MANY COMPANIES contract out certain parts of their work functions to either temporary staff or independent contractors but, if someone is working for your company full time for an extended period, the question arises of when that person ought to be considered a permanent employee.
The issue is important because the longer someone is working for you, the more the line blurs between contractor and employee – and getting it right can save you plenty of financial and legal headaches if a government agency questions the relationship.
There are a number of laws and regulations that you can run afoul of for not classifying a worker or contractor properly, including the Fair Labor Standards Act, workers’ comp and unemployment (premium payment obligations required for employees) rules, IRS rules and the Employment Retirement Income Security Act if benefits are required for employees under your company policy.

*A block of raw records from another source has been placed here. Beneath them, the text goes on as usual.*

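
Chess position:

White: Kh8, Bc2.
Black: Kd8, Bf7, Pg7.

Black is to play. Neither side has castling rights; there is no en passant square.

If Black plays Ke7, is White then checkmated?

no

After Ke7: white king on h8; in check: no.
White is not in check, so this cannot be checkmate.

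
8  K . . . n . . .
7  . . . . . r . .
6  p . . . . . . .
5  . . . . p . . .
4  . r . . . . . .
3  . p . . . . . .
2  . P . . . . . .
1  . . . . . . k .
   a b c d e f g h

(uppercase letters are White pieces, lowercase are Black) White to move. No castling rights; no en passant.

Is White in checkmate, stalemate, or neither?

White to move; white king on a8.
In check: no.
King squares — a7: attacked by Rf7; b7: attacked by Rb4; b8: attacked by Rb4.
Legal moves for White: none.
Not in check and no legal moves → stalemate.

stalemate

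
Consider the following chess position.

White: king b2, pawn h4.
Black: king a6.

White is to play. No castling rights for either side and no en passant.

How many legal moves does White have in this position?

White to move; king on b2.
In check: no.
Legal moves: Kc3, Kb3, Ka3, Kc2, Ka2, Kc1, Kb1, Ka1, h5.
Count: 9.

9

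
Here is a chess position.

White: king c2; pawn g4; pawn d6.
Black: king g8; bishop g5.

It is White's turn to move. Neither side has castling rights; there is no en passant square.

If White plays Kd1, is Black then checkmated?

After Kd1: black king on g8; in check: no.
Black is not in check, so this cannot be checkmate.

no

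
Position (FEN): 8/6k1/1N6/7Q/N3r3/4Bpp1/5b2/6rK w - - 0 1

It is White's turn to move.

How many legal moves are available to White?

White to move; king on h1.
In check: yes, from the black rook on g1.
Legal moves: none.
Count: 0.

0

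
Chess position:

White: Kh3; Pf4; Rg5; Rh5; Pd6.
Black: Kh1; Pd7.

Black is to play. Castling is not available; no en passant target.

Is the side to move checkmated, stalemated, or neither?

Black to move; black king on h1.
In check: no.
King squares — g1: attacked by Rg5; g2: attacked by Kh3; h2: attacked by Kh3.
Legal moves for Black: none.
Not in check and no legal moves → stalemate.

stalemate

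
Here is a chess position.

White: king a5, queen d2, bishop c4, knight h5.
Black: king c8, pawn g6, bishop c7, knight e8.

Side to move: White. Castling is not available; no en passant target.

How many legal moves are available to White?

4

White to move; king on a5.
In check: yes, from the black bishop on c7.
Legal moves: Ka6, Kb5, Kb4, Ka4.
Count: 4.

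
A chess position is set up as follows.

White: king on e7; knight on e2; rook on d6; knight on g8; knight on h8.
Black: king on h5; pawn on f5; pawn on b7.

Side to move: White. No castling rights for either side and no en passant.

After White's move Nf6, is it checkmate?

no

After Nf6: black king on h5; in check: yes, from the white knight on f6.
Black has 3 legal replies: Kh6, Kg5, Kh4.
In check but a legal move exists → not checkmate.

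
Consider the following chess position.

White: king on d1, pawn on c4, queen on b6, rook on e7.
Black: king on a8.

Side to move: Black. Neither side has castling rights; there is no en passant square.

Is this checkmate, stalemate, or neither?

stalemate

Black to move; black king on a8.
In check: no.
King squares — a7: attacked by Qb6; b7: attacked by Qb6; b8: attacked by Qb6.
Legal moves for Black: none.
Not in check and no legal moves → stalemate.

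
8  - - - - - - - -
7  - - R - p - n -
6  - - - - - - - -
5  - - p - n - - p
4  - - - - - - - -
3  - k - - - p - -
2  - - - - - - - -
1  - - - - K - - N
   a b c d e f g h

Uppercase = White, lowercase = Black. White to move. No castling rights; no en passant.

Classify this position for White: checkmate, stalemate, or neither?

White to move; white king on e1.
In check: no.
Legal moves for White: Rc8, Rxe7, Rd7, Rb7+, Ra7, Rc6, Rxc5, Ng3, Nf2, Kf2, Kd2, Kf1, Kd1.
White has 13 legal moves and is not in check → neither.

neither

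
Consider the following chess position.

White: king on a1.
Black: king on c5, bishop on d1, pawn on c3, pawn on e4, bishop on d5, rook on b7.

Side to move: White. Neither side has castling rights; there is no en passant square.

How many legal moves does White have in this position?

White to move; king on a1.
In check: no.
Legal moves: none.
Count: 0.

0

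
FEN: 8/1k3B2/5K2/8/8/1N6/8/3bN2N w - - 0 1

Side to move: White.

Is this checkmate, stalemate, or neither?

neither

White to move; white king on f6.
In check: no.
Legal moves for White include: Bg8, Be8, Bg6, Be6, Bh5, Bd5+, Bc4, Kg7, Ke7, Kg6, Ke6, Kg5, Kf5, Ke5, Nc5+, Na5+, Nd4, Nd2, ... (list truncated; more exist).
White has legal moves and is not in check → neither.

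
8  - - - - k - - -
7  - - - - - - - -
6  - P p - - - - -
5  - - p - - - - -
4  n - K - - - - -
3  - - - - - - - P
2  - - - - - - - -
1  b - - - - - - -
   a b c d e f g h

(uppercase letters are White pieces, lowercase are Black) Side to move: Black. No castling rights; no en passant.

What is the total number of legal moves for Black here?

Black to move; king on e8.
In check: no.
Legal moves: Kf8, Kd8, Kf7, Ke7, Kd7, Nxb6+, Nc3, Nb2+, Bh8, Bg7, Bf6, Be5, Bd4, Bc3, Bb2.
Count: 15.

15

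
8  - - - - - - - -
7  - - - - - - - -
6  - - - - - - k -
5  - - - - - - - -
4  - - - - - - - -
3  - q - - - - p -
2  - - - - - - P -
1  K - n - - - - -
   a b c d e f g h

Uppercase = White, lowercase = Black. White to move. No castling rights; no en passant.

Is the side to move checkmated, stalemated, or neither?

White to move; white king on a1.
In check: no.
King squares — b1: attacked by Qb3; a2: attacked by Nc1; b2: attacked by Qb3.
Legal moves for White: none.
Not in check and no legal moves → stalemate.

stalemate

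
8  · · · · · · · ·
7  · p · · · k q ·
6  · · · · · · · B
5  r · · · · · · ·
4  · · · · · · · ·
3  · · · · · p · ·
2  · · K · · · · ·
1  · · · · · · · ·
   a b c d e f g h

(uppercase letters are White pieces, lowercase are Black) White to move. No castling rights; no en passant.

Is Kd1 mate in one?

After Kd1: black king on f7; in check: no.
Black is not in check, so this cannot be checkmate.

no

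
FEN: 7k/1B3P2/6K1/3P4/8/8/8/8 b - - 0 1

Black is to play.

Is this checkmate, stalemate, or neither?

Black to move; black king on h8.
In check: no.
King squares — g7: attacked by Kg6; h7: attacked by Kg6; g8: attacked by Pf7.
Legal moves for Black: none.
Not in check and no legal moves → stalemate.

stalemate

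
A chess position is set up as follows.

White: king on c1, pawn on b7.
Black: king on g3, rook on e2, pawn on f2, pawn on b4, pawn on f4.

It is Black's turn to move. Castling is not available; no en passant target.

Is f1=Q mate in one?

After f1=Q: white king on c1; in check: yes, from the black queen on f1.
King squares — b1: attacked by Qf1; d1: attacked by Qf1; b2: attacked by Re2; c2: attacked by Re2; d2: attacked by Re2.
White has no legal moves → checkmate.

yes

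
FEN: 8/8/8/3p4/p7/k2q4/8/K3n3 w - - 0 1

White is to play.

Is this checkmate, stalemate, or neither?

White to move; white king on a1.
In check: no.
King squares — b1: attacked by Qd3; a2: attacked by Ka3; b2: attacked by Ka3.
Legal moves for White: none.
Not in check and no legal moves → stalemate.

stalemate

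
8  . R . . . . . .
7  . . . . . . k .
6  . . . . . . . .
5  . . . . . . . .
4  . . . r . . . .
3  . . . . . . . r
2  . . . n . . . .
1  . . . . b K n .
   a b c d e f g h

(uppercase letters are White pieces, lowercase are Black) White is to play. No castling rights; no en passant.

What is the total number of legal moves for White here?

3

White to move; king on f1.
In check: yes, from the black knight on d2.
Legal moves: Kg2, Kxg1, Kxe1.
Count: 3.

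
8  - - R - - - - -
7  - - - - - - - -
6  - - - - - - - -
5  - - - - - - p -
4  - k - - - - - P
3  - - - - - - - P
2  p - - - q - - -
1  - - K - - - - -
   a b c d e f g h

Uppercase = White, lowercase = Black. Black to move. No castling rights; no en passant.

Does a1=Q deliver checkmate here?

yes

After a1=Q: white king on c1; in check: yes, from the black queen on a1.
King squares — b1: attacked by Qa1; d1: attacked by Qa1; b2: attacked by Qa1; c2: attacked by Qe2; d2: attacked by Qe2.
White has no legal moves → checkmate.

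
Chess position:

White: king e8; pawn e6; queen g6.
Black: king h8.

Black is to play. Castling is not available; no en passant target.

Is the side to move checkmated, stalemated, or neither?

stalemate

Black to move; black king on h8.
In check: no.
King squares — g7: attacked by Qg6; h7: attacked by Qg6; g8: attacked by Qg6.
Legal moves for Black: none.
Not in check and no legal moves → stalemate.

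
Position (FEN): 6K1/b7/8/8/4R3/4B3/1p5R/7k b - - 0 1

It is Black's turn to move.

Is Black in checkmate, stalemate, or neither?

neither

Black to move; black king on h1.
In check: yes, from the white rook on h2.
Legal moves for Black: Kxh2.
Black is in check but has 1 legal move → neither.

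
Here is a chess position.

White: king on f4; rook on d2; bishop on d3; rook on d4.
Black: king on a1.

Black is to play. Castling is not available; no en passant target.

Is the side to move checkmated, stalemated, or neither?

Black to move; black king on a1.
In check: no.
King squares — b1: attacked by Bd3; a2: attacked by Rd2; b2: attacked by Rd2.
Legal moves for Black: none.
Not in check and no legal moves → stalemate.

stalemate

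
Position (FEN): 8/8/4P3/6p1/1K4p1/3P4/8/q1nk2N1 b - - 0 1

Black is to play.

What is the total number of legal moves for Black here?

23

Black to move; king on d1.
In check: no.
Legal moves: Kd2, Kc2, Ke1, Nxd3+, Nb3, Ne2, Na2+, Qh8, Qa8, Qg7, Qa7, Qf6, Qa6, Qe5, Qa5+, Qd4+, Qa4+, Qc3+, Qa3+, Qb2+, Qa2, Qb1+, g3.
Count: 23.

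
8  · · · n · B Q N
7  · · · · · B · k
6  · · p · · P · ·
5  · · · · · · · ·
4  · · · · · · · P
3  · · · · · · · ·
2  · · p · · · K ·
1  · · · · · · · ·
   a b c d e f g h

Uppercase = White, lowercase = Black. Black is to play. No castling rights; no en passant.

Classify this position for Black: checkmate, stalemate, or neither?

Black to move; black king on h7.
In check: yes, from the white queen on g8.
King squares — g6: attacked by Bf7; h6: attacked by Bf8; g7: attacked by Pf6; g8: attacked by Bf7; h8: attacked by Qg8.
Legal moves for Black: none.
In check with no legal moves → checkmate.

checkmate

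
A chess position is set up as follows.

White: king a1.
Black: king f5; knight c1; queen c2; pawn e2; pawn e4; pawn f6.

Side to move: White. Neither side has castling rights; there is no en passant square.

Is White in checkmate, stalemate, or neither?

White to move; white king on a1.
In check: no.
King squares — b1: attacked by Qc2; a2: attacked by Nc1; b2: attacked by Qc2.
Legal moves for White: none.
Not in check and no legal moves → stalemate.

stalemate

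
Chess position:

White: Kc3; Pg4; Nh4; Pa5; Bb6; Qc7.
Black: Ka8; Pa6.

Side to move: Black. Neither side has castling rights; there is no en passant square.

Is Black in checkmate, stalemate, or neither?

Black to move; black king on a8.
In check: no.
King squares — a7: attacked by Bb6; b7: attacked by Qc7; b8: attacked by Qc7.
Legal moves for Black: none.
Not in check and no legal moves → stalemate.

stalemate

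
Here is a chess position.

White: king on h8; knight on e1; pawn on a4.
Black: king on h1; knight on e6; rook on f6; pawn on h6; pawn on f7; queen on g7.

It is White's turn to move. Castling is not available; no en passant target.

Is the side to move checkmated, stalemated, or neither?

White to move; white king on h8.
In check: yes, from the black queen on g7.
King squares — g7: attacked by Ne6; h7: attacked by Qg7; g8: attacked by Qg7.
Legal moves for White: none.
In check with no legal moves → checkmate.

checkmate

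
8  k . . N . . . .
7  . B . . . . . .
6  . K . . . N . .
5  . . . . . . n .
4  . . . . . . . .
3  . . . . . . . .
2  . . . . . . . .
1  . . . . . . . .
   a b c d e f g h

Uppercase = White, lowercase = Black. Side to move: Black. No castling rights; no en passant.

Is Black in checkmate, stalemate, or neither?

neither

Black to move; black king on a8.
In check: yes, from the white bishop on b7.
Legal moves for Black: Kb8.
Black is in check but has 1 legal move → neither.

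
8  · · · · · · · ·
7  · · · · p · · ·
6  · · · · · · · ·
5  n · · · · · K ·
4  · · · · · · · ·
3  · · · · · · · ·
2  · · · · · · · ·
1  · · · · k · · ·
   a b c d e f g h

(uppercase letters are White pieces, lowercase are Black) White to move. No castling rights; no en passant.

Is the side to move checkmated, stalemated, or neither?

White to move; white king on g5.
In check: no.
Legal moves for White: Kh6, Kg6, Kh5, Kf5, Kh4, Kg4, Kf4.
White has 7 legal moves and is not in check → neither.

neither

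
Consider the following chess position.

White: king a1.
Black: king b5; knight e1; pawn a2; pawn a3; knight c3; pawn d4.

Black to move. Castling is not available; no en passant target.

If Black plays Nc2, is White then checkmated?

After Nc2: white king on a1; in check: yes, from the black knight on c2.
King squares — b1: attacked by Pa2; a2: attacked by Nc3; b2: attacked by Pa3.
White has no legal moves → checkmate.

yes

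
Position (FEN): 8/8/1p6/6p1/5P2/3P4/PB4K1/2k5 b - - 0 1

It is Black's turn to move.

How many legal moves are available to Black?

Black to move; king on c1.
In check: yes, from the white bishop on b2.
Legal moves: Kd2, Kc2, Kxb2, Kd1, Kb1.
Count: 5.

5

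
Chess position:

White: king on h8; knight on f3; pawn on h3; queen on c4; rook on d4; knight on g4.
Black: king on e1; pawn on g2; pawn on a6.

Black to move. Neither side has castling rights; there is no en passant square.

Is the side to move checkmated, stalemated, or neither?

Black to move; black king on e1.
In check: yes, from the white knight on f3.
King squares — d1: attacked by Rd4; f1: attacked by Qc4; d2: attacked by Nf3; e2: attacked by Qc4; f2: attacked by Ng4.
Legal moves for Black: none.
In check with no legal moves → checkmate.

checkmate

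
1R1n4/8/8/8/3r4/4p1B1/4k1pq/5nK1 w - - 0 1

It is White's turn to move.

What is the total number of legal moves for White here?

1

White to move; king on g1.
In check: yes, from the black queen on h2.
Legal moves: Bxh2.
Count: 1.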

There are no specific laws or regulations that limit that amount of time an employer may classify a worker as temporary. However, if a temp worker has been in their position performing the same job duties as regular full-time employees for an extended period and is not eligible for company benefits that other employees are entitled to, it could set an employer up for legal liability.
There is legal precedent where courts have ruled against employers who kept workers on a “temporary” status for years as they worked alongside full-time company workers, performing the same tasks.
The employment law firm of Foley & Lardner wrote in a circular to its clients that “six months is usually recommended as a safe duration and one year should usually be considered an outside limit, assuming that the other independent contractor criteria are met.”
Every extra month the contracting relationship is extended, the worker starts to look more and more like a W-2 employee, according to Foley and Lardner.
The law firm offers some guidance for employers: Temp workers should be doing the same work as your regular, full-time employees for an indefinite period. You should be hiring temp workers to fill in when you have lost staff or have employees on vacation or leave.
To protect themselves, employers should specify in writing how long someone can work in a temporary position before being eligible for company benefits. This includes defining the scope of their job duties.
If you are relying on a temp worker indefinitely or need them to keep operations going, you may want to consider bringing them on as full-time staff who are eligible for company benefits like other workers.